A key health and safety precaution for workplaces with or considering robot systems would be to implement CSA Z434-14-Industrial Robots and Robot Systems. The standard includes new user-friendly tools to help workplaces conduct risk assessments, build a safe robot system, and measure its functional safety. "This latest version of the standard makes risk assessment priority one," says Tom Eastwood, a WSPS machine safeguarding specialist who is also chair of the technical committee responsible for CSA Z434-14.

WSPS Network News asked Eastwood what he would recommend to workplaces that already have or are considering installing robots. Here's what he told us.

  1. Don't just get the standard. Know it. "CSA Z434-14 speaks to end users, not just robot manufacturers or integrators (installers)." This is invaluable in terms of understanding what end users' roles and responsibilities are, and what specific steps they can take to ensure robots operate safety and productively. Who needs to know depends on their function. Most workplaces with robot systems will have a robot specialist - a gatekeeper. But joint health and safety committee members, for example, need to know what they should be looking for when conducting inspections.

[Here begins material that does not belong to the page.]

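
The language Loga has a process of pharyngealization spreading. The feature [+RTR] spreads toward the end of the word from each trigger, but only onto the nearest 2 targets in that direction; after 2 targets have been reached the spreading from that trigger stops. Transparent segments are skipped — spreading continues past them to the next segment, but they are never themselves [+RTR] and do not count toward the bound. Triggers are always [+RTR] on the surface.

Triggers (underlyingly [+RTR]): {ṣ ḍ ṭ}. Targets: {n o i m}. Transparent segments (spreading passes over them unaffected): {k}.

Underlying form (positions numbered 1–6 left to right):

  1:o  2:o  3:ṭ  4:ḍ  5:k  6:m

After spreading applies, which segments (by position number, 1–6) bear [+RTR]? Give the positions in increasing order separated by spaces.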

  2. Involve internal and external stakeholders from the beginning: engineering, maintenance, health and safety, quality assurance, even your contracted integrator. Each stakeholder has a unique perspective that can contribute to installing, operating and maintaining the robot system safely and efficiently.
  3. When selecting an integrator, understand exactly what you need from them. "The fewer skills you have in house, the more skills you'll want in an integrator. State in your contract that the integrator must install the robot system in accordance with CSA Z434-14."
  4. Think forward. "Buy a robot that has the functionalities that you require now and in the future. Take into account the projected growth of the business, how the product line may change, and how this robot could serve you in the future. The type of robot you choose will influence the design or selection of your protective measures."
  5. Build fault recovery into your practices and procedures, and make sure your people know how to implement them. "If a fault occurs, the recovery procedure is the information you must have to restore the robot to a safe position and simultaneously protect workers."
  6. Ensure compliance at every step. "Measure existing policies and procedures against requirements outlined in CSA Z434-14. Conduct thorough hazard assessments and review them periodically, and ensure your people have the training they need."